Part 6 of schedule 17 to the LBTT(S)A 2013 makes provision for transactions involving the transfer of a chargeable interest into a partnership, or a transfer of a chargeable interest out of a partnership, in which the chargeable consideration is rent.
This will involve a partnership entering a lease as tenant, or a partnership granting a lease to a partner.
In such cases, the chargeable consideration is reduced to reflect the partnership shares and interests of the partners involved in the lease, and the calculation of the chargeable consideration in paragraph 4 of schedule 19 is modified to reflect that the partners involved may have had interests in the subjects of the lease prior to the lease being granted.
Chargeable consideration involving rent
LBTT is charged on:
- a proportion of the Net Present Value (NPV) of the rent; and
- a proportion of any consideration other than rent and market value of the lease.
The NPV of the rent over the term of the lease is determined as usual.

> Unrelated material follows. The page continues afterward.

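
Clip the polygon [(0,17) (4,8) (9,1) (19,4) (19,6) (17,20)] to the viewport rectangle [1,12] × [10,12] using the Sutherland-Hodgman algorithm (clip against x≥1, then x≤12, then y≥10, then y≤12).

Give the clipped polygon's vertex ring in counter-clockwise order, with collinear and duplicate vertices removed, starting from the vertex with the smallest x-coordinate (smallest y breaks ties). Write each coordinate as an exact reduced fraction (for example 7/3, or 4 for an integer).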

Of this amount, the relevant chargeable proportion is chargeable, determined as:
(100 – SLP)%
Where SLP is the sum of the lower proportions.
Chargeable consideration other than rent i.e. a premium
Where there is consideration other than rent i.e. a premium, the chargeable consideration is determined in the same way as the acquisition of any other chargeable interest in land, that is it is equal to:
MV x (100-SLP)% – in the case of a lease this is taken to be the capital value of the lease.
Where MV is the market value (see LBTT2016) and SLP is the Sum of Lower Proportions.
Transfer of a lease from a partnership where both partners are bodies corporate
Where a lease is transferred from a partnership that is a body corporate to another body corporate that is or has been a partner, and the SLP is 75 or more, then the chargeable consideration is taken to be the market value of the interest transferred.